Curating The Week: Optimal Performance, Hearing Music, Kara-lis Coverdale


An article by philosopher Barbara Gail Montero on the effortful aspects of optimal performance. (The author’s book on the topic is here.)

“Flow sounds appealing, and it seems to frequently coincide with some of our most pleasurable pinnacles of human experience, but it doesn’t necessarily translate into optimal performance. In great athletes, performing artists, writers, chess-players, doctors, nurses, air-force pilots and others, beneath the surface of effortless flow is unrelenting determination. And if developing one’s potential is key to a meaningful life – developing what Immanuel Kant speaks of in the Groundwork for the Metaphysics of Morals as our duty to cultivate our ‘predispositions to greater perfection’ – then flow, while bringing momentary happiness, might impede the attainment of that loftier value.”

• A Ted Talk about the struggles of cochlear implant users to hear music.

“Music is not robust to degradation. You destroy a little bit—especially in terms of pitch—and you’ve changed it.”

An interview with Canadian electronic musician/organist Kara-lis Coverdale (whose music I have been enjoying recently).

“It’s not a feminine expression…it’s an academic expression. Often times when I’m making music, I’m much more happy with it if it has conceptual feet than if it’s just felt and played. I don’t feel like I have anything to do with the music. I’m like a transformer, or a transmitter. I’m like a wi-fi box — a wi-fi box with a scrambler in it. I’m like an A.I.”

On Knowing Music In Practice And In Theory

What is the difference between knowing music practically (e.g. as a musician or composer) and knowing music theoretically (eg. as a musicologist, critic, or super-informed fan)? 

On the one hand, the musician/composer proceeds intuitively, building on his/her years of practical experience playing an instrument, or otherwise working with sounds. The musician/composer’s body is intimately involved in this process of knowing music’s depths, providing informed directions on what, ergonomically speaking, works or doesn’t work, and also how well and to what ends. We consult this body knowledge like a compass whenever we evaluate one another’s musicianship too. For instance, the way I know my friend Carter to be a musical drummer is in part by knowing the finesse required to do the things he does. I’m talking about his touch and flash-dazzle technique—which extends past my own—but also the subtly thoughtful choices Carter makes through his playing, such as knowing what not to play, how he plays soft as much as he plays loud, and the general flow of his musical time. A quick heuristic I use in my evaluation is to compare what he does to what I might have done.

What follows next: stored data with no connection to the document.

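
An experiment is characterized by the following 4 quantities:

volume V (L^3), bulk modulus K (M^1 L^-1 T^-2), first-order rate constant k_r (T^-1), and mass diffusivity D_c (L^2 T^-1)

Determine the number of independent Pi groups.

There are 4 variables and 3 base dimensions (M, L, T).
The dimension matrix has rank 3.
Independent dimensionless groups: 4 − 3 = 1.

1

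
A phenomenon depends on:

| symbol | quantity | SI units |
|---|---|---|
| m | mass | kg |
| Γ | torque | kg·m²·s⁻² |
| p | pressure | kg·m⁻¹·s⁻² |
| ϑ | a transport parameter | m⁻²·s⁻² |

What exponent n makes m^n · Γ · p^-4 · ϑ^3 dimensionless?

3

Balance the M exponent: (1)·n from m, plus (1) − 4·(1) + 3·(0) = -3 from the rest, must sum to zero.
n − 3 = 0, so n = 3.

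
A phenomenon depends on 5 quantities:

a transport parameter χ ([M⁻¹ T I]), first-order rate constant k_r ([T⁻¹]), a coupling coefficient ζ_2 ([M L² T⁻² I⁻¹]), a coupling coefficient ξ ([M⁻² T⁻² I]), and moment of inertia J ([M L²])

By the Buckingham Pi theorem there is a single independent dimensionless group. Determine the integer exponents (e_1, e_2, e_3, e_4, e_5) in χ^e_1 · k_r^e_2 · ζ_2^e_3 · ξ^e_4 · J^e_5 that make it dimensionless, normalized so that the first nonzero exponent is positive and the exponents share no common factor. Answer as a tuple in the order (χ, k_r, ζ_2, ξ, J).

M: e_1·(-1) + e_2·(0) + e_3·(1) + e_4·(-2) + e_5·(1) = 0
L: e_1·(0) + e_2·(0) + e_3·(2) + e_4·(0) + e_5·(2) = 0
T: e_1·(1) + e_2·(-1) + e_3·(-2) + e_4·(-2) + e_5·(0) = 0
I: e_1·(1) + e_2·(0) + e_3·(-1) + e_4·(1) + e_5·(0) = 0
Solving this homogeneous linear system for the smallest-integer solution (first nonzero entry positive) gives (2, 2, 1, -1, -1).

(2, 2, 1, -1, -1)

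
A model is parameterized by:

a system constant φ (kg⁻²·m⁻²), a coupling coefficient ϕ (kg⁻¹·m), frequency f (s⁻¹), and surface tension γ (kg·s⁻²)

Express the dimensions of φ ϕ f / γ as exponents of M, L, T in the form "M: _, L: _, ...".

Collect each base-dimension exponent across the product:
  M: (-2) + (-1) + (0) − (1) = -4
  L: (-2) + (1) + (0) − (0) = -1
  T: (0) + (0) + (-1) − (-2) = 1
So the dimensions are [M⁻⁴ L⁻¹ T].

M: -4, L: -1, T: 1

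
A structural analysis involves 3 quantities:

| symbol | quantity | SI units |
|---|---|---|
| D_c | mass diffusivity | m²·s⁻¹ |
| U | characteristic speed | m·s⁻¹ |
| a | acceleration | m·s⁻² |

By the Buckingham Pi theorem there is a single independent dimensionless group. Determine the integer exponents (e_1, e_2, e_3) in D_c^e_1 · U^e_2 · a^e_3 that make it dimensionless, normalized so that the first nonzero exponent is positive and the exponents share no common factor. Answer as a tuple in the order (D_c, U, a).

(1, -3, 1)

L: e_1·(2) + e_2·(1) + e_3·(1) = 0
T: e_1·(-1) + e_2·(-1) + e_3·(-2) = 0
Solving this homogeneous linear system for the smallest-integer solution (first nonzero entry positive) gives (1, -3, 1).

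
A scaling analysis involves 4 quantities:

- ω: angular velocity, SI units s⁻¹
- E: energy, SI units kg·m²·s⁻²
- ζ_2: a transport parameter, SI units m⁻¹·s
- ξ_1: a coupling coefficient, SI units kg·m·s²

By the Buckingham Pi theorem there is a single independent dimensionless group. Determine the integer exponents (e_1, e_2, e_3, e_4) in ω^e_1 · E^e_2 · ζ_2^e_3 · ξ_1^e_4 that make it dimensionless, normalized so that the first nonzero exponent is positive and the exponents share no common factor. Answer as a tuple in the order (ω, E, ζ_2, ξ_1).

M: e_1·(0) + e_2·(1) + e_3·(0) + e_4·(1) = 0
L: e_1·(0) + e_2·(2) + e_3·(-1) + e_4·(1) = 0
T: e_1·(-1) + e_2·(-2) + e_3·(1) + e_4·(2) = 0
Solving this homogeneous linear system for the smallest-integer solution (first nonzero entry positive) gives (3, -1, -1, 1).

(3, -1, -1, 1)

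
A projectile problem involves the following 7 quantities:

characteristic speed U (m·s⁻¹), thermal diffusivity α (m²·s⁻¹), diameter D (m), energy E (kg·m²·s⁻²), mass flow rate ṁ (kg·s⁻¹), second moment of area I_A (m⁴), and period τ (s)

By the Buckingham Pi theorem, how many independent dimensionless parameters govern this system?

There are 7 variables and 3 base dimensions (M, L, T).
The dimension matrix has rank 3.
Independent dimensionless groups: 7 − 3 = 4.

4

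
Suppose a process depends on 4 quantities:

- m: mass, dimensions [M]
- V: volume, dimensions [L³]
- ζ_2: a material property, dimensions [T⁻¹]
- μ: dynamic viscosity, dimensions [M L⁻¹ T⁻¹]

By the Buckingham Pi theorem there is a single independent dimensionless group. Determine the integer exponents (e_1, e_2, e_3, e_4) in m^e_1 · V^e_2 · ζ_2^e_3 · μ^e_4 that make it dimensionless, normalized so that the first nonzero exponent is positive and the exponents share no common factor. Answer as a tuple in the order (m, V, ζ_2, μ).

(3, -1, 3, -3)

M: e_1·(1) + e_2·(0) + e_3·(0) + e_4·(1) = 0
L: e_1·(0) + e_2·(3) + e_3·(0) + e_4·(-1) = 0
T: e_1·(0) + e_2·(0) + e_3·(-1) + e_4·(-1) = 0
Solving this homogeneous linear system for the smallest-integer solution (first nonzero entry positive) gives (3, -1, 3, -3).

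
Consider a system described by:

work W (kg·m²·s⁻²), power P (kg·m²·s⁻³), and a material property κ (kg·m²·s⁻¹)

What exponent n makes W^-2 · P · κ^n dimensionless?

1

Balance the M exponent: (1)·n from κ, plus −2·(1) + (1) = -1 from the rest, must sum to zero.
n − 1 = 0, so n = 1.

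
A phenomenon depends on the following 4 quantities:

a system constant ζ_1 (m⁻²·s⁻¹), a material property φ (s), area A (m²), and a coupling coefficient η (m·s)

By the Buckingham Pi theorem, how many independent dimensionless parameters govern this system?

2

There are 4 variables and 2 base dimensions (L, T).
The dimension matrix has rank 2.
Independent dimensionless groups: 4 − 2 = 2.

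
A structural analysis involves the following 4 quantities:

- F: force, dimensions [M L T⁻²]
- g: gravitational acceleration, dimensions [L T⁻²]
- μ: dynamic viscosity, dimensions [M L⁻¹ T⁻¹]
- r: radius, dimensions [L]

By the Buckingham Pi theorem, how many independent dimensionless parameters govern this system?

1

There are 4 variables and 3 base dimensions (M, L, T).
The dimension matrix has rank 3.
Independent dimensionless groups: 4 − 3 = 1.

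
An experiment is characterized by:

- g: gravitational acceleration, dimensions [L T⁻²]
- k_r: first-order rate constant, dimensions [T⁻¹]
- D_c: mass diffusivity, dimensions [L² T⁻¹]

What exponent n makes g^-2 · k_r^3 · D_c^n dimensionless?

1

Balance the L exponent: (2)·n from D_c, plus −2·(1) + 3·(0) = -2 from the rest, must sum to zero.
2n − 2 = 0, so n = 1.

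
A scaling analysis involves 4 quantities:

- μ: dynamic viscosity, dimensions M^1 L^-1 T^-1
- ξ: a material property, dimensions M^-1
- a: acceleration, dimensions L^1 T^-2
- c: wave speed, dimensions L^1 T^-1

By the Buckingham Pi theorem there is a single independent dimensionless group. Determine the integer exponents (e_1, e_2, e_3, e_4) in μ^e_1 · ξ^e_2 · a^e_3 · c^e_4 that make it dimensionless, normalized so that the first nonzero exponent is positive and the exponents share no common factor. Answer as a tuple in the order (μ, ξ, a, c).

(1, 1, -2, 3)

M: e_1·(1) + e_2·(-1) + e_3·(0) + e_4·(0) = 0
L: e_1·(-1) + e_2·(0) + e_3·(1) + e_4·(1) = 0
T: e_1·(-1) + e_2·(0) + e_3·(-2) + e_4·(-1) = 0
Solving this homogeneous linear system for the smallest-integer solution (first nonzero entry positive) gives (1, 1, -2, 3).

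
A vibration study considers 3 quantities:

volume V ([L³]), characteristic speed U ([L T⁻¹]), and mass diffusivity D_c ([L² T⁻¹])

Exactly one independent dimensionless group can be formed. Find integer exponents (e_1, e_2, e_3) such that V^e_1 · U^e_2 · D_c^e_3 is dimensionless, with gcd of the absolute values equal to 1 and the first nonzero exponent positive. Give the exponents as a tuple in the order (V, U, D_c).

(1, 3, -3)

L: e_1·(3) + e_2·(1) + e_3·(2) = 0
T: e_1·(0) + e_2·(-1) + e_3·(-1) = 0
Solving this homogeneous linear system for the smallest-integer solution (first nonzero entry positive) gives (1, 3, -3).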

On the other hand, the musicologist and critic come to music from its outside because their disciplines expect this objective stance. They might evaluate Carter’s playing too, but maybe on the basis of formal analysis, comparing it to what they know from other musicians, or in terms of their knowledge of drumming in general. Musicologists and critics are speculators trying to build connections and elucidate meaning built upon theories of music’s surfaces. The musicologist and critic might proceed along the following lines of inquiry:

This music is in that minor key, and built upon this dissonant counterpoint.”

This earlier music influenced that later music.”

This music expresses/articulates/symbolizes/signifies that subcultural style or social assemblage.”

“Carter’s less-is-more drumming recalls the restrained grooves of Jim Keltner.”

All of these assertions are helpful for explaining how music works, but may miss the point of it from the practitioner’s perspective. For the musician music is: a felt terrain that is negotiated, a means of personal expression, and a way to be with other musicians. For the composer, music is a terrain to invent, a set of relations to explore, and a guide for other musicians to get together and coordinate their playing. In short, for musical practitioners music is action or prospective action. What, then, is music for everyone else?

The problem with speculating about the meanings of musical experience is that no matter how detailed the history, how robust the analysis, or how elaborate the theory, talking about music sidesteps what practitioners already know—which is that music’s primary pleasure is a function of its own energies. In an ideal world, we would all be practitioners with skin in the musical game. In the meantime, the musicologist’s and the critic’s words seek to explain music while musicians know that the best word about music is the music itself.